FRANCISCO JAVIER NIEVES AGUILAR.
Cuando la brisa salada se cuela entre los recuerdos, la nostalgia se convierte en un oleaje suave que nos transporta a tiempos dorados.
Ahora que la Semana Santa y la Pascua se asoman en el calendario, vienen a mi memoria aquellos inolvidables viajes desde Ahuacatlán hasta las playas nayaritas, una travesía que marcó la juventud de muchos y dejó imborrables huellas en el alma.
Corrían los años 60 y 70, cuando la playa de moda para los habitantes de nuestro municipio era «Playa Los Cocos».

Para muchos de nosotros, fue el primer contacto con el mar, un universo azul que se desplegaba ante nuestros ojos con una inmensidad casi irreal.
La emoción de ver el océano por primera vez, de sentir la arena caliente bajo los pies descalzos y de dejar que las olas nos envolvieran, era simplemente indescriptible.
Para quienes nacimos y crecimos en la pobreza, aquello era como tocar un sueño con las manos.
El viaje en sí mismo era toda una aventura.
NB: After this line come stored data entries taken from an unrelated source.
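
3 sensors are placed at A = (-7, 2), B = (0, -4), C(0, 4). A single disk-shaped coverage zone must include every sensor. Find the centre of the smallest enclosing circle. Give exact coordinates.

Side lengths²: AB² = 85, AC² = 53, BC² = 64.
Since AB² = 85 < 64 + 53 = 117, the triangle is acute, so the smallest enclosing circle is the circumcircle.
Circumcentre = (-37/14, 0), r² = 4505/196.
Centre = (-37/14, 0).

(-37/14, 0)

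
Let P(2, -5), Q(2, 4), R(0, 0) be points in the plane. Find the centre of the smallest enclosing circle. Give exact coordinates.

(2, -0.5)

Side lengths²: PQ² = 81, PR² = 29, QR² = 20.
Since PQ² = 81 ≥ 29 + 20 = 49, the angle opposite PQ is not acute, so the smallest enclosing circle has PQ as diameter.
Centre = midpoint of PQ = (2, -0.5), r² = 81/4 = 20.25.
Centre = (2, -0.5).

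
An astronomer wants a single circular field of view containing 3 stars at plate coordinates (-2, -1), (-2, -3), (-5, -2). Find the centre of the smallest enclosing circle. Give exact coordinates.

(-10/3, -2)

Call the three points A, B, C in the order given.
Side lengths²: AB² = 4, AC² = 10, BC² = 10.
Since BC² = 10 < 10 + 4 = 14, the triangle is acute, so the smallest enclosing circle is the circumcircle.
Circumcentre = (-10/3, -2), r² = 25/9.
Centre = (-10/3, -2).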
Se contrataban camionetas y camiones de caja amplia para transportar a las familias y grupos de amigos.
Los más afortunados, o los «fifís», como decíamos en tono jocoso, se iban en las «ollas», esos autobuses que ofrecen servicio en la zona sur.
Cada trayecto era un desfile de risas, cantos y la impaciencia de llegar cuanto antes a nuestro destino. Pero a pesar de que el trayecto duraba casi tres horas y media, la emoción hacía que el tiempo volara.
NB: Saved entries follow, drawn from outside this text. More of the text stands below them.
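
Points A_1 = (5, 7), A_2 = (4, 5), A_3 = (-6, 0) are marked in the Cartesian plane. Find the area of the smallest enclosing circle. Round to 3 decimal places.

Side lengths²: A_1A_2² = 5, A_1A_3² = 170, A_2A_3² = 125.
Since A_1A_3² = 170 ≥ 125 + 5 = 130, the angle opposite A_1A_3 is not acute, so the smallest enclosing circle has A_1A_3 as diameter.
Centre = midpoint of A_1A_3 = (-0.5, 3.5), r² = 170/4 = 42.5.
Area = π·r² = π·42.5 ≈ 133.518.

133.518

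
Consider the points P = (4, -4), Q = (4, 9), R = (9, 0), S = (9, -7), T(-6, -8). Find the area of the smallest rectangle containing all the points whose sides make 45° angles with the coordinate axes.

283.5

In coordinates u = x + y, v = x − y the rectangle is axis-aligned; the map (x,y)→(u,v) scales areas by 2.
u-values: 0, 13, 9, 2, -14; range = 13 − (-14) = 27.
v-values: 8, -5, 9, 16, 2; range = 16 − (-5) = 21.
Area = (27 × 21) / 2 = 283.5.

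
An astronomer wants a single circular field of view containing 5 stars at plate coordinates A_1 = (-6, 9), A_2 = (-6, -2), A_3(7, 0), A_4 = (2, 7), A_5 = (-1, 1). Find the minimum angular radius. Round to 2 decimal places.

8.00

The minimum enclosing circle of a finite set is fixed by two of the points (as a diameter) or three (as a circumcircle).
The minimum enclosing circle is determined by three boundary points: A_1, A_2, A_3.
Their circumcentre is (-5/26, 3.5) with r² = 21625/338.
The farthest remaining point A_4 is at distance² 5765/338 ≤ 21625/338.
r = √(21625/338) ≈ 8.00.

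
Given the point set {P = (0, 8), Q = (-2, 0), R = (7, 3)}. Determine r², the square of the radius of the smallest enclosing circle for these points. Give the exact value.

Side lengths²: PQ² = 68, PR² = 74, QR² = 90.
Since QR² = 90 < 74 + 68 = 142, the triangle is acute, so the smallest enclosing circle is the circumcircle.
Circumcentre = (21/11, 36/11), r² = 3145/121.

3145/121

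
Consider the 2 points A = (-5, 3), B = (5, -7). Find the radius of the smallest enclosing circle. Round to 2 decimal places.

The smallest circle enclosing two points has them as diameter endpoints.
Centre = midpoint = (0, -2); r² = |AB|²/4 = 200/4 = 50.
r = √50 ≈ 7.07.

7.07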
Al llegar a Los Cocos, la fiesta comenzaba. Cada ramada albergaba un «conjunto musical», como les llamábamos entonces, y el ambiente que generaban esas agrupaciones era electrizante.
Sonaban las guitarras y los acordes de canciones que aún hoy resuenan en el eco de la memoria. Bailar descalzos sobre la arena, reír con los amigos, saborear el pescado zarandeado o los mariscos frescos… todo era parte de un ritual que repetíamos con ansias cada año.
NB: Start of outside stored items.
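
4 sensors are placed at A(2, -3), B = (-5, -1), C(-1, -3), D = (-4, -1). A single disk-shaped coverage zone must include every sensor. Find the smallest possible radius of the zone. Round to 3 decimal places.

3.640

By Welzl's lemma the MEC is supported by two points (diametrically opposite) or three points (on a circumcircle).
The farthest pair is A–B with squared distance 53. The circle on this segment as diameter has centre (-1.5, -2) and r² = 53/4 = 13.25.
Check C: distance² to centre = 1.25 ≤ 13.25, so it lies inside.
All remaining points lie in this disk, and no smaller disk contains both endpoints, so this is the minimum enclosing circle.
r = √(13.25) ≈ 3.640.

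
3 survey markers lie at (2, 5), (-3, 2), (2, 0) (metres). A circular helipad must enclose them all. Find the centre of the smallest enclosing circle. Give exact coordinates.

(0.1, 2.5)

Call the three points A, B, C in the order given.
Side lengths²: AB² = 34, AC² = 25, BC² = 29.
Since AB² = 34 < 29 + 25 = 54, the triangle is acute, so the smallest enclosing circle is the circumcircle.
Circumcentre = (0.1, 2.5), r² = 9.86.
Centre = (0.1, 2.5).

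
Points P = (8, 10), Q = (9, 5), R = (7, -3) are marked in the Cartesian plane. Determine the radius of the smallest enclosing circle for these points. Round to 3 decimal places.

6.519

Side lengths²: PQ² = 26, PR² = 170, QR² = 68.
Since PR² = 170 ≥ 68 + 26 = 94, the angle opposite PR is not acute, so the smallest enclosing circle has PR as diameter.
Centre = midpoint of PR = (7.5, 3.5), r² = 170/4 = 42.5.
r = √(42.5) ≈ 6.519.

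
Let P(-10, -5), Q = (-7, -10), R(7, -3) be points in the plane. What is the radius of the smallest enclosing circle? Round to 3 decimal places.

Side lengths²: PQ² = 34, PR² = 293, QR² = 245.
Since PR² = 293 ≥ 245 + 34 = 279, the angle opposite PR is not acute, so the smallest enclosing circle has PR as diameter.
Centre = midpoint of PR = (-1.5, -4), r² = 293/4 = 73.25.
r = √(73.25) ≈ 8.559.

8.559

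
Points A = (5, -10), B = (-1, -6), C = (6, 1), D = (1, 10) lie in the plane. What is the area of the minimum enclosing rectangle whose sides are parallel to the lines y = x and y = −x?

In coordinates u = x + y, v = x − y the rectangle is axis-aligned; the map (x,y)→(u,v) scales areas by 2.
u-values: -5, -7, 7, 11; range = 11 − (-7) = 18.
v-values: 15, 5, 5, -9; range = 15 − (-9) = 24.
Area = (18 × 24) / 2 = 216.

216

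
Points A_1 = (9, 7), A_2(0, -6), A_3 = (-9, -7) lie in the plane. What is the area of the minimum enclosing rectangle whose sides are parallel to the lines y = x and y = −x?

In coordinates u = x + y, v = x − y the rectangle is axis-aligned; the map (x,y)→(u,v) scales areas by 2.
u-values: 16, -6, -16; range = 16 − (-16) = 32.
v-values: 2, 6, -2; range = 6 − (-2) = 8.
Area = (32 × 8) / 2 = 128.

128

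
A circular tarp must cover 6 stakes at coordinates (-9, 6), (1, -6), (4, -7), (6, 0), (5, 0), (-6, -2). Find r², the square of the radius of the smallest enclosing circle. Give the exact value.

By Welzl's lemma the MEC is supported by two points (diametrically opposite) or three points (on a circumcircle).
The farthest pair is (-9, 6)–(4, -7) with squared distance 338. The circle on this segment as diameter has centre (-2.5, -0.5) and r² = 338/4 = 84.5.
Check (1, -6): distance² to centre = 42.5 ≤ 84.5, so it lies inside.
All remaining points lie in this disk, and no smaller disk contains both endpoints, so this is the minimum enclosing circle.

84.5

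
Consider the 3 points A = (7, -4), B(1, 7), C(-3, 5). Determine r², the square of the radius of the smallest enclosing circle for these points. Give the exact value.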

Un arroyo desembocaba en la playa, pero para quitarse la arena y la sal del cuerpo, era necesario pagar un baño extra en las regaderas improvisadas, con cortinas rasgadas que apenas brindaban privacidad. Pequeños detalles que hoy se recuerdan con ternura, pues formaban parte de esa experiencia única.
El regreso a Ahuacatlán, ya con el cuerpo exhausto y la piel quemada por el sol, se hacía en un silencio sereno. Algunos dormían durante el trayecto, otros miraban las estrellas por la ventanilla, dejando que la brisa nocturna acariciara sus rostros.
Eran tiempos hermosos, tiempos que la modernidad no ha podido borrar del todo, porque viven en quienes los atesoramos en la memoria y en el corazón.
Hoy, al pensar en esos viajes, el alma se llena de añoranza. La vida cambia, los lugares se transforman, pero los recuerdos siguen intactos, como si las olas del pasado los trajeran de vuelta con cada brisa marina.